L’OM a préféré attendre, donc, de plus en plus proche du but de Lopez, de plus en plus secoué aussi par des Lyonnais transfigurés en seconde période par les ajustements tactiques de Peter Bosz. Malo Gusto, qui donnait le torticolis à Luan Peres depuis le début du match à son poste d’arrière droit, est monté d’un cran, comme un ailier, ce qui n’a pas arrangé les affaires du défenseur brésilien. Puis Moussa Dembélé est entré à la place d’Emerson, et la soirée allait basculer. Est-ce un excès de confiance ou, simplement, les qualités d’un adversaire qui a retrouvé le fil et le talent ?
La défense marseillaise a commencé à tanguer nettement et, sous la pression, la fébrilité s’est invitée, à l’image d’une mauvaise passe en retrait de Caleta-Car, pourtant rassurant jusque-là, qui obligeait Pau Lopez à sortir devant Dembélé puis à une belle parade face à Caqueret (71e).
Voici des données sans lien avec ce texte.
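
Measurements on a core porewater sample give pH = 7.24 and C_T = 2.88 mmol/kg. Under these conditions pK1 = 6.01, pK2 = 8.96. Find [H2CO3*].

α₀ = 1 / (1 + K1/[H⁺] + K1K2/[H⁺]²) = 1 / (1 + 10^+1.23 + 10^-0.49)
   = 1 / (1 + 16.982 + 0.32359) = 1/18.306 = 0.05463
[CO2*] = α₀ × DIC = 0.05463 × 2.88 = 0.157 mmol/kg

[CO2*] = 0.157 mmol/kg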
Trois minutes plus tard, Shaqiri plaçait une belle frappe au-dessus de la barre du gardien espagnol et il n’y eut pas de troisième avertissement : juste après, le Suisse était à la réception d’un centre venu de la droite, évidemment, de Malo Gusto que Luan Peres n’avait pas vu partir, et il égalisait de la tête (76e).
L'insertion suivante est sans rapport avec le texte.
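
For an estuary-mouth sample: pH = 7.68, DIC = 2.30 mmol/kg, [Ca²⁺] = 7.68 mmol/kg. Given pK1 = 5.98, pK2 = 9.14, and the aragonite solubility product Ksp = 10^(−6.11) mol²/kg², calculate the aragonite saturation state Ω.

Ω = 0.748

α₂ = 1 / (1 + [H⁺]/K2 + [H⁺]²/(K1K2)) = 1 / (1 + 10^+1.46 + 10^-0.24)
   = 1 / (1 + 28.840 + 0.57544) = 1/30.416 = 0.03288
[CO3²⁻] = α₂ × DIC = 0.03288 × 2.30 = 0.07562 mmol/kg
Ksp = 10^(−6.11) = 7.762×10^-7
Ω = [Ca²⁺][CO3²⁻]/Ksp = (7.68×10^-3)(7.562×10^-5) / 7.762×10^-7 = 0.748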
C’était logique, c’était mérité, les Marseillais secouaient la tête, incrédules, les mains sur les hanches, mais ils n’avaient pas fait grand-chose pour s’éviter les regrets. Et le film pouvait continuer : une tête de Dembélé sur un centre de Gusto (79e), un joli retourné de l’attaquant lyonnais qui passait à côté (86e). Le mur se fissurait et les individualités craquaient : cette fois, ce fut Saliba, impérial jusqu’ici mais mal aligné puis éliminé d’un dribble, et Dembélé marquait le but renversant qui aurait mérité mieux que la tristesse d’un stade à huis clos. Mais c’est peut-être un avantage, parfois : dans le silence, l’adversaire s’endort plus facilement, et les Marseillais pourront témoigner.